A History of Cooperation
Time and again, when a power tries to dominate Europe, it is forced to create a coalition of armies. There are currently 50 nations in Europe and many more ethnic groups. For any one power to dominate them all is a major task.
Two thousand years ago, a small city-state in Italy was able to dominate the Mediterranean only because it provided a way for non-Romans to become citizens and allowed them to join the army. Even then, it had to ally with Arabic tribes to the east and Germanic tribes in the north and west to secure its frontiers.
Much later, the Habsburg Empire was famous for its ability to create marriage alliances.
Napoleon Bonaparte took military cooperation to a level not seen since the days of Rome in his attempted takeover of Europe, most notable in his invasion of Russia. In that campaign, half of the infantry in his invasion was non-French.

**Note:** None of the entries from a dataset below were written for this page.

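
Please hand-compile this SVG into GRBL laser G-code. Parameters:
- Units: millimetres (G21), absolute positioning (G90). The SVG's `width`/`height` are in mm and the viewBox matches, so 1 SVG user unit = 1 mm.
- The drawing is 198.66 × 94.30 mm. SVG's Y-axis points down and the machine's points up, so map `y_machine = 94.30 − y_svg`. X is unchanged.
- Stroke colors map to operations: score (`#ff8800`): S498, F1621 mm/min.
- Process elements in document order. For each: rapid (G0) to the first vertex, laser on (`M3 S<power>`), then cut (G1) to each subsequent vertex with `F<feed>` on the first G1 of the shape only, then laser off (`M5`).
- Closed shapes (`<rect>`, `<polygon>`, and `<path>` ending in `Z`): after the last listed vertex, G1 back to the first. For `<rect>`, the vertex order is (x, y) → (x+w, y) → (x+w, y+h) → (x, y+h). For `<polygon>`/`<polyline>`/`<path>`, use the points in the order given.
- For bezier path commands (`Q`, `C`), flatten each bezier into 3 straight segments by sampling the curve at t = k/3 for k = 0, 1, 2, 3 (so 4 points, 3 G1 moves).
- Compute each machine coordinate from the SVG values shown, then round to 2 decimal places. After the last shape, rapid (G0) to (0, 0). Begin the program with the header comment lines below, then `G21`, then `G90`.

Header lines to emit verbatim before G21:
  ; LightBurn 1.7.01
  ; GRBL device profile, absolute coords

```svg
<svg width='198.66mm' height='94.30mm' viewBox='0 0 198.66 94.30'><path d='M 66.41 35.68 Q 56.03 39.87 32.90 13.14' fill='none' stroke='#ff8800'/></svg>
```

; LightBurn 1.7.01
; GRBL device profile, absolute coords
G21
G90
G0 X66.41 Y58.62
M3 S498
G1 X58.07 Y59.26 F1621
G1 X46.90 Y66.78
G1 X32.90 Y81.16
M5
G0 X0.00 Y0.00

1 u = 1 mm; y_m = 94.30 − y.

[1] `<path>` quadratic bezier, #ff8800→score S498 F1621: (66.41,58.62) → (58.07,59.26) → (46.90,66.78) → (32.90,81.16)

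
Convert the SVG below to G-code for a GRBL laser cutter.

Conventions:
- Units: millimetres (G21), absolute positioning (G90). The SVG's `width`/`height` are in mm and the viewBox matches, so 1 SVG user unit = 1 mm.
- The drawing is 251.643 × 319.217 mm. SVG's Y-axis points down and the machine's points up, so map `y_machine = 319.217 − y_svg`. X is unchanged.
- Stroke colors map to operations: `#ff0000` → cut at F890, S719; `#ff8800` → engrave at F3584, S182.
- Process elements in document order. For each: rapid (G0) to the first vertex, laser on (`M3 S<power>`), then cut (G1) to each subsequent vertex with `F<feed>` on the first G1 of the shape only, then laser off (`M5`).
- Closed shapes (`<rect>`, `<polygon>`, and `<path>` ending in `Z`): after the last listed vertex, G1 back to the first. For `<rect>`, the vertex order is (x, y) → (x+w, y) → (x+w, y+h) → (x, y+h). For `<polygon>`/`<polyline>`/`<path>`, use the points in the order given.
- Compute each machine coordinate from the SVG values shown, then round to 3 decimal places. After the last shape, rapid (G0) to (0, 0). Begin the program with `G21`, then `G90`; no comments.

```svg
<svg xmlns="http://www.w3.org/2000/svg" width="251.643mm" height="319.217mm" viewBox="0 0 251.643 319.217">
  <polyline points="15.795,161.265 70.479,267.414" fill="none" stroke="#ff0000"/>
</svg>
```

Since the viewBox matches the mm dimensions, user units are millimetres directly. The only transform is the Y-flip y_m = 319.217 − y_svg.

Shape 1 is a line segment drawn with `<polyline>`. Its stroke #ff0000 means cut at S719, F890. After flipping Y the toolpath is (15.795,157.952) → (70.479,51.803).

G21
G90
G0 X15.795 Y157.952
M3 S719
G1 X70.479 Y51.803 F890
M5
G0 X0.000 Y0.000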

“It was certainly the largest invasion force in the history of mankind to that time, and very much a multinational one,” Andrew Roberts writes in Napoleon the Great before listing 20 states that contributed to the army. “Much has been made of the breadth of the seven coalitions that Britain brought together against France during the Napoleonic Wars, which is indeed impressive and significant, but the broadest coalition of all was this one that fought for France against Russia.”
What the European Union is trying to do today is certainly not unprecedented. To successfully project power into Russia or the Middle East, European powers have always required some kind of coalition. Now that Europe is looking to get more involved in the Middle East and North Africa in order to confront radical Islam and the migrant crisis, it will need to cooperate.